Online retail sales are projected to reach $5.8 trillion by 20241 – and as increasingly more online shoppers make purchases from international websites2, retailers are hard-pressed to consider global markets within their business model.
Bank of America Merchant Services, alongside its solution partner, BlueSnap3, recently hosted an educational webinar for companies looking to sell products online in other countries. These are the four main points our experts highlighted during the webinar:
More international consumers are shopping on foreign websites each year, but half of the leading U.S. online retailers don’t currently ship outside North America4 – meaning retailers are turning away a significant amount of potential business. Tapping into this untapped market is key to gaining market share and profit.
When surveyed about why they have yet to expand internationally, retailers mostly cite concerns about fraud and global payment processing. And with good reason; cross-border orders require more sophisticated eCommerce systems than domestic orders because of policy considerations and risks related to international transactions.4 Fortunately, retailers can integrate global payment platforms to help solve for these concerns.
A major challenge of selling to customers in different countries is meeting a variety of payment expectations. Consumers want to make purchases in their local currency with payment methods that are familiar to them, whether that means using cards, bank transfers, e-wallets or one of the growing number of alternative payment methods.
“We call them alternative payment methods (APM), but they’re really the dominant payment tender used by consumers in foreign markets,” says David Ades, executive vice president, general manager and head of North America sales at Bank of America Merchant Services. Alipay, WeChat Pay, Mobile Pay and more already account for the majority of global online retail payments.5
With hundreds of APMs and currencies already available, retailers must focus on accepting those that are most prevalent in the markets they wish to target. For example, in Sweden about 40% of all eCommerce sales are made through the APM Klarna.6 If a business wants to develop a consumer base in this region, accepting Klarna is crucial.
Customizing the payment experience to each region doesn’t just improve the customer experience, it can greatly impact sales as well. Data shows local payments increase conversions by up to 6% and provides retailers with the highest probability that the transaction will authorize and process, and not be flagged for fraud.7
Of course, operating in many different countries and accepting a multitude of currencies and payment options carries the possibility for increased levels of fraud. As the payment is being transmitted, a fully integrated global eCommerce solution will automatically enact velocity checks and behavioral analytics to confirm the legitimacy of the payment and source.
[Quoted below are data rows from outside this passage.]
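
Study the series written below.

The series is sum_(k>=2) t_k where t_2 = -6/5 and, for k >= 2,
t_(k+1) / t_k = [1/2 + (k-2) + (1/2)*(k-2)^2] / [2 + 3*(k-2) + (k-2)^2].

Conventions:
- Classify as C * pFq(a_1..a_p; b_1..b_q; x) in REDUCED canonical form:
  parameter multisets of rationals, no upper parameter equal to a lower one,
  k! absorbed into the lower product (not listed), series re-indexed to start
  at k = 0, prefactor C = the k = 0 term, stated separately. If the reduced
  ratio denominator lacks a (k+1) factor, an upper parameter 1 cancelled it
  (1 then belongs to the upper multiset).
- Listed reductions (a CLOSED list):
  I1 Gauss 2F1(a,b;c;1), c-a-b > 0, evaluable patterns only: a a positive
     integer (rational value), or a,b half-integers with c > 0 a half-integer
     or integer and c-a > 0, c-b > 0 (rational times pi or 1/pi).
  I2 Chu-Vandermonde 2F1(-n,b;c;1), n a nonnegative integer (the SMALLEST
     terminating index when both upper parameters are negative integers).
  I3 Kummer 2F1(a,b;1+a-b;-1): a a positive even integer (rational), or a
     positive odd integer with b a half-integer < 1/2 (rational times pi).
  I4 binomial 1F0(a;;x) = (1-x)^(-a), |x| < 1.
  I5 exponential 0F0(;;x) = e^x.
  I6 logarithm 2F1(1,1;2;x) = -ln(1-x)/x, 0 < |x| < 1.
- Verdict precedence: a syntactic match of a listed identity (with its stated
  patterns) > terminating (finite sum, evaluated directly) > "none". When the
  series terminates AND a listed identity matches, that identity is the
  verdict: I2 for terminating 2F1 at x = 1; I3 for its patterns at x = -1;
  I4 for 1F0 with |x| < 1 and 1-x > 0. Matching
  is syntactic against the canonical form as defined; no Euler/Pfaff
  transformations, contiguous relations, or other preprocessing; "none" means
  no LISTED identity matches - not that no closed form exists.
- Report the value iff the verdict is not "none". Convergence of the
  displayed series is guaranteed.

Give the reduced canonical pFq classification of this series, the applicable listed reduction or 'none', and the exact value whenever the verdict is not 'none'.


Reduced: x = 1/2, 2F1, upper = {1, 1}, lower = {2}, C = -6/5. Verdict at x = 1/2: the I6 logarithm reduction matches (the logarithm: parameters (1,1;2), x = 1/2). Hence: (12/5) * ln(1/2).

Structural cue: t_0 being -6/5, factor the ratio over Q (C = -6/5, x = 1/2): negated roots = parameters.
Term ratio: r(k) = (1/2) * (k+1) (k+1) / [(k+2) (k+1)] - rational; roots negated = parameters, x = (1/2), C = -6/5.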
For example, a business could implement fraud protection rules that flag purchases over a certain amount, or multiple purchases made in the same day. Artificially intelligent algorithms can customize to a business’ patterns to recognize the types of payments considered routine, and reject transactions deemed outside the norm.
This form of real-time fraud scoring, alongside rules-based authorization and machine learning, can help reduce a business’ overall exposure and cost of fraud without compromising accuracy or optimization rates.
The more information a business has, the better it can optimize the user experience in foreign markets. As with any market, new global customer bases must be scrutinized to identify unneeded costs and areas of opportunity.
Consolidated reporting can help companies analyze payment trends including checkout and payment conversion rates by location and payment type, and provide a complete view of the purchase process from gateway to settlement. It can also help keep tabs on interchange rate management, card network advocacy, payment routing optimization and processing costs. Real-time access to such data, including funding, disputes and fees, can further drive business decisions.
Today 62% of retailers use multiple payment processors to address their global needs.7 As a result, their internal teams are challenged to reconcile data from separate systems. With multiple platforms come more friction points as companies face the prospect of building different processes around each APM and currency, including integrating fraud mitigation add-ons specific to each region in which they do business.
Integrated eCommerce solutions can help minimize the friction caused by multiple platforms. These solutions help companies build a payment infrastructure that accepts the currencies and APMs most relevant to their global goals. What’s more, they simplify processing by offering one API, one settlement contract and one financial statement.
“To unlock their growth potential, retailers must combine a global strategy with a local approach,” says Derrick Carpenter, executive vice president of integrated payments, digital commerce and marketing at Bank of America Merchant Services. “An optimized payment solution should provide the necessary framework for companies to do business in the countries of their choosing without the difficulty of dealing with multiple integration and connection points.”
Global eCommerce, already a potent force for businesses, will only grow more prevalent over the coming years. As it virtually eliminates borders between retailers and consumers, expanding digital commerce is a requirement for business growth. Says Ades, “The companies that get a foot in the door now are the ones that will benefit most down the road.”